Verurteilung wegen Steuerhinterziehung und Körperverletzung

Schwesta Ewa wird schließlich im Juni 2017 wegen Steuerhinterziehung und Körperverletzung zu zweieinhalb Jahren verurteilt. Für sie vermutlich viel entscheidender: Nach sieben Monaten kommt sie aus der Untersuchungshaft frei. Beide, die Angeklagte und die Staatsanwaltschaft, haben Revision gegen das Urteil eingelegt.

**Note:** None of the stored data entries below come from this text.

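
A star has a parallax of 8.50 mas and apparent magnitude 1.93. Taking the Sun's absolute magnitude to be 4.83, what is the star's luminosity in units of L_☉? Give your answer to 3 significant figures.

d = 1/p = 1000/8.50 mas = 117.6 pc
M = m − 5 log₁₀ d + 5 = 1.93 − 5·2.0706 + 5 = -3.423
M − M_☉ = -3.423 − 4.83 = -8.253
L/L_☉ = 10^(−0.4 × -8.253) = 2001

L/L_☉ ≈ 2000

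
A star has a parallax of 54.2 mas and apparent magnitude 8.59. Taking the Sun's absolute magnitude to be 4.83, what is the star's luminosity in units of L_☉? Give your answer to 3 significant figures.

d = 1/p = 1000/54.2 mas = 18.45 pc
M = m − 5 log₁₀ d + 5 = 8.59 − 5·1.2660 + 5 = 7.260
M − M_☉ = 7.260 − 4.83 = 2.430
L/L_☉ = 10^(−0.4 × 2.430) = 0.1067

L/L_☉ ≈ 0.107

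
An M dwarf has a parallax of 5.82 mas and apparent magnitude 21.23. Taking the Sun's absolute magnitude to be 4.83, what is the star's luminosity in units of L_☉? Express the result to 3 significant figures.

d = 1/p = 1000/5.82 mas = 171.8 pc
M = m − 5 log₁₀ d + 5 = 21.23 − 5·2.2351 + 5 = 15.055
M − M_☉ = 15.055 − 4.83 = 10.225
L/L_☉ = 10^(−0.4 × 10.225) = 8.131×10^-5

L/L_☉ ≈ 8.13×10^-5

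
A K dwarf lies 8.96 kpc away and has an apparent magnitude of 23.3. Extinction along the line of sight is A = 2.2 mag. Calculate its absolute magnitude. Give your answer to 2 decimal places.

d = 8.96 kpc = 8960 pc
5 log₁₀(d/10 pc) = 5 log₁₀(8960) − 5 = 14.762
M = m − 5 log₁₀(d/10) − A = 23.3 − 14.762 − 2.2 = 6.338

M ≈ 6.34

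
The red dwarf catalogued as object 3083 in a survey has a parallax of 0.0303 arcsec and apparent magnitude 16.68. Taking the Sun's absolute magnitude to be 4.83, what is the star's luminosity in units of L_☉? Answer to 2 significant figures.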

Ein halbes Jahr nach ihrer Verurteilung hat die Frankfurter Staatsanwaltschaft zwei weitere Ermittlungsverfahren gegen die Rapperin Schwesta Ewa eingeleitet. Nach Auskunft einer Behördensprecherin wird gegen sie wegen Verleumdung und Beleidigung ermittelt.

Die Musikerin hatte in einem Zeitungsinterview und in einem Internet-Video behauptet, sie sei in der Untersuchungshaft von einem Justizvollzugsbeamten sexuell belästigt worden. In einem zweiten Verfahren geht es ebenfalls um das Video aus dem Internet. Darin hatte sie Staatsanwälte als "Bastarde" bezeichnet.